The IT culture and “waterfall” approach to projects is changing, if slowly. The road though, is long, says the article. To hasten the process, CIO magazine consulted IT leaders asking them what they do that’s been successful, coming up with four general tips.

  1. Think of users as colleagues, not “customers” — IT departments need to move to a product-centric model, which means taking a holistic view of the business and how the product helps the user and adds value. Says Gartner VP Suzanne Adnams, IT leaders need to “demonstrate the value they deliver, rather than the service they offer, and that’s a big difference.”
  2. Go all out to build up trust — Explains Adnams, “There has to be trust from the executive suite. They have to be able to trust the CIO to tell them what they need to hear and give them real information.” It’s important to be “curious about the business”… and it takes a willingness to listen,” the article says.

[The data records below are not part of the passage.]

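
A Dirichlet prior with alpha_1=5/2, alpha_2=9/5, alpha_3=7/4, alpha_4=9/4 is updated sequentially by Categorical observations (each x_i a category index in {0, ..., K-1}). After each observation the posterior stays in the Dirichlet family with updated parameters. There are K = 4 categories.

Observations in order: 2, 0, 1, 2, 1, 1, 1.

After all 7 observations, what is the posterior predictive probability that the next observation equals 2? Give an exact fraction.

25/102

obs 1: x=2 → posterior Dirichlet(5/2, 9/5, 11/4, 9/4)
obs 2: x=0 → posterior Dirichlet(7/2, 9/5, 11/4, 9/4)
obs 3: x=1 → posterior Dirichlet(7/2, 14/5, 11/4, 9/4)
obs 4: x=2 → posterior Dirichlet(7/2, 14/5, 15/4, 9/4)
obs 5: x=1 → posterior Dirichlet(7/2, 19/5, 15/4, 9/4)
obs 6: x=1 → posterior Dirichlet(7/2, 24/5, 15/4, 9/4)
obs 7: x=1 → posterior Dirichlet(7/2, 29/5, 15/4, 9/4)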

  3. Look beyond the executive suite – As important as it is to build relationships with the C-suite, it is equally essential to build trust with end-users. You do that, says CIO, by making sure the tools and information they have is what they need, and learning what it is they desire. One of the most powerful ways of building trust is when rolling out new technology. As a survey showed, the majority of IT leaders think their innovation efforts are successful. Only 41% of employees agree.
  4. Do as many types of outreach as you can – Brown bag lunches. Webinars. Internal trade shows. Lunch and learn events where IT does the learning. Do all these and more, say the experts. “The important thing is finding ways to interact and communicate that aren’t project-based and that get people from different parts of the organization together and speaking,” advises Andrew Wertkin, chief strategy officer at BlueCat Networks. “Bring that mentality to everything.”